Trois temps dans la vie du jardin. Après les fleurs de printemps, aux couleurs de dragées, les fruits étalent leurs orgie . De la vivacité aux tons soutenus, des fruits de fête, un peu stridents, à ceux plus lourds des festins graves.
D’abord acides, rafraîchissantes, des cerises aigres font venir la salive à la bouche. C’est la fin du mois du juin et le début des promesses.

cerises aigres, acides et fraîche comme un glaçon sur la langue

Elles jouent avec l'ombre des feuilles pour se rendre plus aguichantes encore…
A peine quinze jours passés, le monde du jardin a changé. Les oiseaux ont dépecé les cerisiers où ne pendent plus que des noyaux, dérisoires et noirs, squelettes secs qui n’évoquent plus, même de loin, la petite vermillon.
L’herbe du champs a pris ses tons de chaume, balayée, crissante de courtinières et de grillons. Sous les arbres, les abricots commencent à tomber, meurtris, lourds. Paniers à la hanche, on les cueille avec légèreté, la main en corbeille pour amortir leur chute. Ils tombent au moindre effleurement des branches. La cuisine embaume des premières confitures. C’est vraiment l’été, avec un goût de vacances et d’enfance.

Un peu de buée rose, comme une émotion. la peau est douce, veloutée, promesse de bonheurs sucrés. A l'image des gourmandises qui laissent repus, heureux et sans autre envie que de humer longuement les odeurs de sucre et de jus.
Paniers d’osiers, patience des gitans qui font rouiller leurs joncs au bord de la rivière, fruits de chaleur. Les jours prennent leur temps paisible. Il suffit de se laisser déguster images et parfums, avec paresse.

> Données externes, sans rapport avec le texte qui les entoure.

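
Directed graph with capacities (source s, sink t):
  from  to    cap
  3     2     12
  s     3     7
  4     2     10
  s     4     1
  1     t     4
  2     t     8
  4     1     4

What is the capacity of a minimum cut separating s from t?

8

Max flow = 8 (via 2 augmenting paths).
In the residual at optimum, the set reachable from s is {s}.
Cut edges: s→3 (cap 7), s→4 (cap 1). Sum = 8.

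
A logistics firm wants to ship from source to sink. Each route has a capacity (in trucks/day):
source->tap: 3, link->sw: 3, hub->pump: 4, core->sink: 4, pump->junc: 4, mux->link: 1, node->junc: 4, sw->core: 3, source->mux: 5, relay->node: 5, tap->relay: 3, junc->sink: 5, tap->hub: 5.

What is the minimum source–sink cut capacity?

4

Max flow = 4 (via 2 augmenting paths).
In the residual at optimum, the set reachable from source is {mux, source}.
Cut edges: mux->link (cap 1), source->tap (cap 3). Sum = 4.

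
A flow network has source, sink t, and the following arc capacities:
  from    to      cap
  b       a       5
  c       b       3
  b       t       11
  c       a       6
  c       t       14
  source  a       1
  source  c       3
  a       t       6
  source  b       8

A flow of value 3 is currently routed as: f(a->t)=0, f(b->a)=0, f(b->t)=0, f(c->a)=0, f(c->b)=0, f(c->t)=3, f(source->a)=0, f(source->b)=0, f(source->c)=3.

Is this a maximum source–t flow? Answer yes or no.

Residual path source->b->t has bottleneck 8 > 0.
Pushing 8 along it raises the flow to 11, so the given flow is not maximum.

No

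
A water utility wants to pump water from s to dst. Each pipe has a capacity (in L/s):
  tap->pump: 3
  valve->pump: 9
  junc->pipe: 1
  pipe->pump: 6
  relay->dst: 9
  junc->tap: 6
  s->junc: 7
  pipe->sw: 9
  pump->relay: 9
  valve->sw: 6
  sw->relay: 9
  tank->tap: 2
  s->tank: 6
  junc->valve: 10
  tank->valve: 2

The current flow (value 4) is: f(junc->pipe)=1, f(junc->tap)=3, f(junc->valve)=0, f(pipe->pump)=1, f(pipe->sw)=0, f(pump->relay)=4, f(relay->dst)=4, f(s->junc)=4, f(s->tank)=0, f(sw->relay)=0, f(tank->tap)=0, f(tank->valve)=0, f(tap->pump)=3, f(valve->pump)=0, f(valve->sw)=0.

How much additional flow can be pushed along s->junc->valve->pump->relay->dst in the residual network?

3

Residual capacities along the path: s->junc: 3, junc->valve: 10, valve->pump: 9, pump->relay: 5, relay->dst: 5.
Minimum is 3.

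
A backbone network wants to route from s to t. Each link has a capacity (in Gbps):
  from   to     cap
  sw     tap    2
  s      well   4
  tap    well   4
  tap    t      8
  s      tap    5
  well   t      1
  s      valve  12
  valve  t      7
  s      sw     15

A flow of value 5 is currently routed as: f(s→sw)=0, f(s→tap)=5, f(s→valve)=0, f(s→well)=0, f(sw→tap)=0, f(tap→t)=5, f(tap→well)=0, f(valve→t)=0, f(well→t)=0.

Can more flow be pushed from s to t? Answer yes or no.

Residual path s→well→t has bottleneck 1 > 0.
Pushing 1 along it raises the flow to 6, so the given flow is not maximum.

Yes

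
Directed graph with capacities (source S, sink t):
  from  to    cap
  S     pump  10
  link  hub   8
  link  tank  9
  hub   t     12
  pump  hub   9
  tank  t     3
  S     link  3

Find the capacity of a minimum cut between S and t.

Max flow = 12 (via 2 augmenting paths).
In the residual at optimum, the set reachable from S is {S, pump}.
Cut edges: S->link (cap 3), pump->hub (cap 9). Sum = 12.

12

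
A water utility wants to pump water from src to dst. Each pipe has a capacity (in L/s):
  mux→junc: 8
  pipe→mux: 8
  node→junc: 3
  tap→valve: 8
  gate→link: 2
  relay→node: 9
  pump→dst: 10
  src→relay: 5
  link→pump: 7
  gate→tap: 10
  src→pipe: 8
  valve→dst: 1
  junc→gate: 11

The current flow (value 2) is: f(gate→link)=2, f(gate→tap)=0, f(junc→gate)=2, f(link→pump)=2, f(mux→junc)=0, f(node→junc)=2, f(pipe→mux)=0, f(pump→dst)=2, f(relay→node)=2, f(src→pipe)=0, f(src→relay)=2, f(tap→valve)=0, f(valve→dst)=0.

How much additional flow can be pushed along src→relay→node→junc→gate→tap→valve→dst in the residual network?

1

Residual capacities along the path: src→relay: 3, relay→node: 7, node→junc: 1, junc→gate: 9, gate→tap: 10, tap→valve: 8, valve→dst: 1.
Minimum is 1.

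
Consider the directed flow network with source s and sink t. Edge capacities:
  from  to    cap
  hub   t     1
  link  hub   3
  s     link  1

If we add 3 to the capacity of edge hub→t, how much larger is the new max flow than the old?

0

Original max flow = 1.
Edge hub→t does not cross the min cut (source side {s}), so extra capacity there cannot help.
New max flow = 1. Increase = 0.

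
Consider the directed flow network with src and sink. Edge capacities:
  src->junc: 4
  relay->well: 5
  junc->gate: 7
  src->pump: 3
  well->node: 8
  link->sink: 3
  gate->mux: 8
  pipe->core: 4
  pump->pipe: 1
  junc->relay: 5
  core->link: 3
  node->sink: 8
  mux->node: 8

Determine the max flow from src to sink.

Augment src->pump->pipe->core->link->sink: bottleneck 1. Total 1.
Augment src->junc->gate->mux->node->sink: bottleneck 4. Total 5.
No augmenting path remains in the residual graph.

5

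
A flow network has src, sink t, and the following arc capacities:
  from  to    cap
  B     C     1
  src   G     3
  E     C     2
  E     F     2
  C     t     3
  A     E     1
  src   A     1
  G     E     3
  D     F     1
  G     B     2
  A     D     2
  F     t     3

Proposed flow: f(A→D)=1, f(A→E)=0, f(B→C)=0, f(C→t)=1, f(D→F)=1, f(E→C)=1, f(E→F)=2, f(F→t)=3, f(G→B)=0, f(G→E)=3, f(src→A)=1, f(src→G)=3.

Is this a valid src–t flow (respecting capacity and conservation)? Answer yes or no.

Yes

Every edge has 0 ≤ f(e) ≤ cap(e).
At each intermediate node, inflow equals outflow.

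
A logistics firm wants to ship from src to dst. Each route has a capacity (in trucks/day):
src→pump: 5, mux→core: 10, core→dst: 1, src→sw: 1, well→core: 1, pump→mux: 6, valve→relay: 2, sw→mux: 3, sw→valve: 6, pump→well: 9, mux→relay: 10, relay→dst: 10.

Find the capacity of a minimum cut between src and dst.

Max flow = 6 (via 3 augmenting paths).
In the residual at optimum, the set reachable from src is {src}.
Cut edges: src→pump (cap 5), src→sw (cap 1). Sum = 6.

6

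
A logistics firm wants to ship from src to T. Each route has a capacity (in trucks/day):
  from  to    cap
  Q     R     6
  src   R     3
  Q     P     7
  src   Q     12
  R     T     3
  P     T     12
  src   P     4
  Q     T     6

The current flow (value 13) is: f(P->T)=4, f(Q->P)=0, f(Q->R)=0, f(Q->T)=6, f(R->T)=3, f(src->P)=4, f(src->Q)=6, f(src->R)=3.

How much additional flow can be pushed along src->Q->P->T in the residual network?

Residual capacities along the path: src->Q: 6, Q->P: 7, P->T: 8.
Minimum is 6.

6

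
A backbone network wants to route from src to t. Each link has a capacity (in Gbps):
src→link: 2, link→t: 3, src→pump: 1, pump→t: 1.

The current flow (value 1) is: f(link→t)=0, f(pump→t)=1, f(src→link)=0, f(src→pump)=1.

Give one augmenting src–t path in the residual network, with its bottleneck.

Residual along src→link→t: src→link: 2, link→t: 3.
Bottleneck = min = 2.

src→link→t, bottleneck 2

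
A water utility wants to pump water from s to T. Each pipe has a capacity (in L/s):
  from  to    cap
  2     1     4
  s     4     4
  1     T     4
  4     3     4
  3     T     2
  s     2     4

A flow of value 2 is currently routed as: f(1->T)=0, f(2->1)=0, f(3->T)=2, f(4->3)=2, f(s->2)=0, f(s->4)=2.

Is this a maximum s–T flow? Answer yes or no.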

Passent encore une quinzaine, le temps de laisser le jardin murir en paix ses secrets de sucre et d’arôme. Et près du mur, ce sont les abeilles qui nous alertent. Elles se grisent dans la chair éclatée des prunes. Elles s’acharnent, paquets nerveux qui vrombissent, armées déterminées de petites ouvrières tout à la joie d’œuvrer sérieusement. Les prunes ont fait leur sucre et leur parfum, elles tendent leur peau et la craquélent sur une chaire boursoufflée et blonde au moindre changement de temps. Une pluie d’orage, vite, ramassons les belles. Demain, sous l’arbre allégé, il flôttera comme un parfum d’alcool levé des fruits piétiné et brunis.